Alors que l’Afrique compte jusqu’à 38 pays côtiers, plusieurs pays tels que l’Angola, le Bénin et Madagascar s’abstiennent encore de signer le nouveau texte. Certains à cause des pertes de recettes (centaines de milliards de dollars selon l’Union africaine-UA) orchestrées par les activités illégales dans le domaine maritime transfrontalier et d’autres peut-être au nom du passé historique controversé sachant que des milliers d’Africains ont perdu leurs vies dans les océans pendant la traite négrière et la colonisation. Quelle lecture en faites-vous ?
Une convention internationale a toujours été consensuelle. C’est à dire que c’est à la suite de la volonté des États qu’elle est adoptée et mise en œuvre. Évidemment que ce Traité fait appel à un commerce international équitable non seulement entre le nord et le sud mais aussi avec les nations maritimement enclavées. Le passé historique de la colonisation et de la traite négrière surgit à chaque fois dans les esprits des États du sud lorsqu’il y a un contentieux international. On comprend donc leurs scepticismes qui est naturellement légitime. L’appel que nous lançons c’est l’exécution de bonne foi de ce Traité afin que chaque acteur de la mer au-delà des États développés soit plus ouvert et épanoui.
Selon vous, comment les États doivent-ils composer entre leurs propres législations en matière de droit maritime et cette réglementation internationale ? D’ailleurs, qu’est-ce qui est prioritaire et souverain dans tout cet arsenal juridique ?
La question de la hiérarchie entre le droit interne et le droit international a été tranchée depuis longtemps. Le droit international prime sur le droit interne conformément à la hiérarchie des normes théorisée par Hans kelsen (juriste austro-américain du 20e siècle, Ndlr). Le droit international résume la volonté de plusieurs États tandis que le droit interne est le résultat de l’expression d’une seule volonté. L’espace maritime est soumis au régime du droit international parce que tous les espaces en mer autres que les eaux intérieures relèvent de la co-souveraineté. Le droit international reste et demeure donc prioritaire dans toutes les problématiques liées à l’espace maritime.
Prenons un exemple d’application de ce Traité en cours de signature et de ratification. Avec le stress hydrique qui touche plusieurs régions du monde, des pays tels que le Maroc, l’Espagne et Malte se tournent vers le dessalement qui consiste à transformer l’eau de mer en eau douce pour pouvoir répondre aux besoins de la consommation et de l’industrie. Seulement, le rejet des saumures (sur les côtes) issus de cette pratique pourrait mettre en danger la faune et flore à long terme. Comment établir les responsabilités et gérer éventuellement un contentieux autour de la biodiversité marine en Méditerranée ?

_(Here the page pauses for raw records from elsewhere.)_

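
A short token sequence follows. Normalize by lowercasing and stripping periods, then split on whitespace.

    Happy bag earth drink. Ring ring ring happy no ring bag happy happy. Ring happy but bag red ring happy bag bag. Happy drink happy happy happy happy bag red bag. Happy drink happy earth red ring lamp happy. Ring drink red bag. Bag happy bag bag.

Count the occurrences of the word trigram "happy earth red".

1

Scanning the 45 overlapping trigram windows for "happy earth red":
  position 34–36: happy earth red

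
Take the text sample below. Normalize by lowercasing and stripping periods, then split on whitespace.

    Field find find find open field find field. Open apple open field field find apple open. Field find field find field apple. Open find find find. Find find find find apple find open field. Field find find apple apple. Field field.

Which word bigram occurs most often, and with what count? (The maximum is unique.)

"find find", 9 times

Bigram frequencies (highest first):
  find find: 9
  field find: 6
  open field: 4
  find field: 3
  apple open: 3
  field field: 3
  … (9 more, each ≤ 3)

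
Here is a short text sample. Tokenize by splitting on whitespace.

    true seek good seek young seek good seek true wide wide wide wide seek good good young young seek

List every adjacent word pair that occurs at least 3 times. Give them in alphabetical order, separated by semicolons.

seek good; wide wide

Bigram counts meeting the condition (at least 3 times):
  seek good: 3
  wide wide: 3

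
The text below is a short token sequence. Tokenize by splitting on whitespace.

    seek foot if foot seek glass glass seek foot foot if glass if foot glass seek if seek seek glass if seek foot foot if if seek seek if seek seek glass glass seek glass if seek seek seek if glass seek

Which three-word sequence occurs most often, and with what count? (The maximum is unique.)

Trigram frequencies (highest first):
  if seek seek: 4
  seek glass glass: 2
  glass glass seek: 2
  seek foot foot: 2
  foot foot if: 2
  seek if seek: 2
  … (22 more, each ≤ 2)

"if seek seek", 4 times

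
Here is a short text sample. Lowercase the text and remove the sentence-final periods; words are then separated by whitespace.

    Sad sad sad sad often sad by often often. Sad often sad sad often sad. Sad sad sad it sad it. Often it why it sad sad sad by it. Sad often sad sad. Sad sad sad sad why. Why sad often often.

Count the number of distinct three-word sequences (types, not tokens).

43 tokens → 41 trigram windows in total.
Repeated trigrams (each contributes count−1 duplicates):
  sad sad sad: 9
  sad often sad: 4
  often sad sad: 3
  sad sad often: 2
14 duplicate windows → 41 − 14 = 27 distinct.

27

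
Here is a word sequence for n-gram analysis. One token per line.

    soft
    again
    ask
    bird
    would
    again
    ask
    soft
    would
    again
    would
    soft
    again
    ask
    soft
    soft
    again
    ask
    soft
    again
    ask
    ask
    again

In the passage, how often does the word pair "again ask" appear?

Scanning the 22 overlapping bigram windows for "again ask":
  position 2–3: again ask
  position 6–7: again ask
  position 13–14: again ask
  position 17–18: again ask
  position 20–21: again ask

5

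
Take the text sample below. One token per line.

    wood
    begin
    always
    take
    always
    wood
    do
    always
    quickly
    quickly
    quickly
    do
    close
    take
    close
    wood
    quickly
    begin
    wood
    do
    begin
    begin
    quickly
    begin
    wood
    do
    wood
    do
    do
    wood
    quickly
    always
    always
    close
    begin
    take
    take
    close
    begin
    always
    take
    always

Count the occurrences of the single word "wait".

0

Scanning the 42 tokens for "wait":
  (none found)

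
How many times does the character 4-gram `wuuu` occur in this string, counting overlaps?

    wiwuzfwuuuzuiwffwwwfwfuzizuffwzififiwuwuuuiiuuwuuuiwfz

3

Sliding a length-4 window over the 54 characters (51 positions):
  position 7–10: wuuu
  position 39–42: wuuu
  position 47–50: wuuu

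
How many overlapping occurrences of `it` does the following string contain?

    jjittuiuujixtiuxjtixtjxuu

1

Sliding a length-2 window over the 25 characters (24 positions):
  position 3–4: it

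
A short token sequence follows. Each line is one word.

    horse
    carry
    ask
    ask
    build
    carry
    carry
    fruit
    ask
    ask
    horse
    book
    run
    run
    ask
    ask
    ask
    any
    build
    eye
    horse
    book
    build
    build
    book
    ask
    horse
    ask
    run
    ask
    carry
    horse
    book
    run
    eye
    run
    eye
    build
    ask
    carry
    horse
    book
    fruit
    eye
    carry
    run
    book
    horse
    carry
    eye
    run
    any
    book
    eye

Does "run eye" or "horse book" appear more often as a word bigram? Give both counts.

"run eye": 2 occurrences
"horse book": 4 occurrences

"horse book" (4 vs 2)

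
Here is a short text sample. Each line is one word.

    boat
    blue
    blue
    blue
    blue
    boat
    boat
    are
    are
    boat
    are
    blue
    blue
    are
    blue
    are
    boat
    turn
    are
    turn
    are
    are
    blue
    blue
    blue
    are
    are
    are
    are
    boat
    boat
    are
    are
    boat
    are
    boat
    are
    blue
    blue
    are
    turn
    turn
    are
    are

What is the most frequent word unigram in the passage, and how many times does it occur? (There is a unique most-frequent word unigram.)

Unigram frequencies (highest first):
  are: 19
  blue: 12
  boat: 9
  turn: 4

"are", 19 times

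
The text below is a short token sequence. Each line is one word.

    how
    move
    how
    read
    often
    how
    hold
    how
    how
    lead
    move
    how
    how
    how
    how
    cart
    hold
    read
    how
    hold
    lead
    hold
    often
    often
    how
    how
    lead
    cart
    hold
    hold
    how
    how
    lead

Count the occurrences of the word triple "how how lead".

Scanning the 31 overlapping trigram windows for "how how lead":
  position 8–10: how how lead
  position 25–27: how how lead
  position 31–33: how how lead

3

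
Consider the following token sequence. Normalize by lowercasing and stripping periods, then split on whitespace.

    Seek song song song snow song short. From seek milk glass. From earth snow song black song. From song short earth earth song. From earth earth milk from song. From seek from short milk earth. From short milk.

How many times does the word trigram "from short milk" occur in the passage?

Scanning the 36 overlapping trigram windows for "from short milk":
  position 32–34: from short milk
  position 36–38: from short milk

2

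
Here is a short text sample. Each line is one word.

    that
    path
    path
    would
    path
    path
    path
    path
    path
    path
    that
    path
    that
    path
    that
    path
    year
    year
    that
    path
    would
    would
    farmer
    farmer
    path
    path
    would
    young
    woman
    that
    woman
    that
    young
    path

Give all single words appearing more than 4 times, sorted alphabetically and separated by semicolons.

path; that

Unigram counts meeting the condition (more than 4 times):
  path: 15
  that: 7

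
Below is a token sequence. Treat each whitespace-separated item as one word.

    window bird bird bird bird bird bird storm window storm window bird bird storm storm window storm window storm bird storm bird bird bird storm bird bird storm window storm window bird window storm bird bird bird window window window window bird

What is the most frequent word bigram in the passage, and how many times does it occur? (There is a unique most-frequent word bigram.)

"bird bird", 11 times

Bigram frequencies (highest first):
  bird bird: 11
  storm window: 6
  bird storm: 5
  window storm: 5
  window bird: 4
  storm bird: 4
  … (3 more, each ≤ 3)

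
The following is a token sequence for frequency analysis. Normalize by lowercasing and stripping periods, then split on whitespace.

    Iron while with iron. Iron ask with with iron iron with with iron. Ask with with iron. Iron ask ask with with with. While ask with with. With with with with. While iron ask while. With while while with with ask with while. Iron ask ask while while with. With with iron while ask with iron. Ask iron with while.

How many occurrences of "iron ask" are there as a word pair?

6

Scanning the 59 overlapping bigram windows for "iron ask":
  position 5–6: iron ask
  position 13–14: iron ask
  position 18–19: iron ask
  position 33–34: iron ask
  position 44–45: iron ask
  position 56–57: iron ask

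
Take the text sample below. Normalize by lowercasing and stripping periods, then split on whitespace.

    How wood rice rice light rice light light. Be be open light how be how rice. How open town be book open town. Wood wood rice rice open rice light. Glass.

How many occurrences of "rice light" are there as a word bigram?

3

Scanning the 30 overlapping bigram windows for "rice light":
  position 4–5: rice light
  position 6–7: rice light
  position 29–30: rice light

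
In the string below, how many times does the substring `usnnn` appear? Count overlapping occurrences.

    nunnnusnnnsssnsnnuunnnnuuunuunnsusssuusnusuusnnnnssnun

2

Sliding a length-5 window over the 54 characters (50 positions):
  position 6–10: usnnn
  position 44–48: usnnn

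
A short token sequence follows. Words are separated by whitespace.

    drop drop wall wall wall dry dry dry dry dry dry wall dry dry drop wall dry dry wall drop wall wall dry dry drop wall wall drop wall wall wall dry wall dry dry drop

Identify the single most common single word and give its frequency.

Unigram frequencies (highest first):
  dry: 15
  wall: 14
  drop: 7

"dry", 15 times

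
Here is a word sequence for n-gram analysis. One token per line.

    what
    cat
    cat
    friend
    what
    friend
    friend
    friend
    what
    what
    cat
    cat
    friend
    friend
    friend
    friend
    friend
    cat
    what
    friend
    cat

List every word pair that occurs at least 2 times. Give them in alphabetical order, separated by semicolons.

Bigram counts meeting the condition (at least 2 times):
  cat cat: 2
  cat friend: 2
  friend cat: 2
  friend friend: 6
  friend what: 2
  what cat: 2
  what friend: 2

cat cat; cat friend; friend cat; friend friend; friend what; what cat; what friend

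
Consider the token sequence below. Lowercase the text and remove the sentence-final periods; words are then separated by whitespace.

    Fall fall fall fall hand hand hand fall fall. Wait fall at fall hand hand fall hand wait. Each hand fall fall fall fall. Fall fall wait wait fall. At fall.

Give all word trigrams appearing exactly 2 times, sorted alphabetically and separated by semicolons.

Trigram counts meeting the condition (exactly 2 times):
  fall at fall: 2
  fall fall wait: 2
  fall hand hand: 2
  hand fall fall: 2
  hand hand fall: 2
  wait fall at: 2

fall at fall; fall fall wait; fall hand hand; hand fall fall; hand hand fall; wait fall at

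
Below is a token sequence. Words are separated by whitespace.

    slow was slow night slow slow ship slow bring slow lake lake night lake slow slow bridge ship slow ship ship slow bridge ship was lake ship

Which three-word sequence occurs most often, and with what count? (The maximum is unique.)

Trigram frequencies (highest first):
  slow bridge ship: 2
  slow was slow: 1
  was slow night: 1
  slow night slow: 1
  night slow slow: 1
  slow slow ship: 1
  … (18 more, each ≤ 1)

"slow bridge ship", 2 times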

Tout conflit éventuel mettant en cause la responsabilité d’un État en mer est réglé par le Tribunal international du droit de la mer (à Hambourg en Allemagne, Ndlr) et la Cour internationale de justice. Le droit d’exploitation et de transformation des eaux de mer est un acquis. Toutefois, lorsque cette utilisation cause un dommage à la communauté internationale des États, la responsabilité pour « fait internationalement illicite » sera retenue. Les États côtiers de la mer Méditerranée doivent naturellement rationaliser ladite transformation et protéger les espèces marines peu importe les activités qui y sont menées (dessalement, etc.). C’est d’ailleurs une obligation issue de plusieurs conventions internationales du droit de la mer que vient renchérir le texte de juin 2023.
Quid du tourisme balnéaire ? Est-il dans le périmètre de la haute mer et ne faudrait-il pas envisager une harmonisation d’une législation internationale en la matière puisque de toute façon les conséquences environnementales de ce secteur -parmi lesquelles la pollution des océans, vont au-delà des frontières maritimes ?
L’harmonisation du tourisme balnéaire et la responsabilité concernant la pollution des océans sont des enjeux complexes et importants à prendre en compte lorsqu’on parle des eaux internationales qui font partie intégrante de la haute mer. À cet effet, il est essentiel de promouvoir des pratiques touristiques durables qui respectent l’environnement côtier et marin par les États. Cela implique d’adopter des mesures pour réduire la pollution plastique, limiter les rejets de substances nocives, préserver les écosystèmes marins et sensibiliser les touristes et les acteurs locaux à l’importance de la protection des océans. Les réglementations environnementales, les initiatives de nettoyage des plages, les certifications de durabilité pour les établissements touristiques et la coopération internationale sont autant de moyens pouvant contribuer à harmoniser le tourisme balnéaire tout en assumant la responsabilité de la pollution des océans à l’échelle mondiale.
Le Traité international pour la protection de la haute mer est-il suffisant aujourd’hui comme mécanisme pour pouvoir atteindre le 14e objectif de développement durable (ODD14) ? Existe-t-il d’autres approches juridiques et économiques que la communauté internationale devrait explorer pour la préservation de nos mers et de nos océans ?
Le traité international pour la protection de la haute mer bien qu’étant suffisant pour l’atteinte du 14e objectif de développement durable (ODD14) a besoin d’être complété pour être efficace. Il faut notamment prioriser l’approche économique pour la mobilisation et l’optimisation des ressources financières en vue de la protection des mers et des océans. Les États doivent donc éviter de faire cavalier seul et conjuguer leurs efforts sur tous les plans pour que l’espace maritime soit véritablement l’avenir de l’humanité.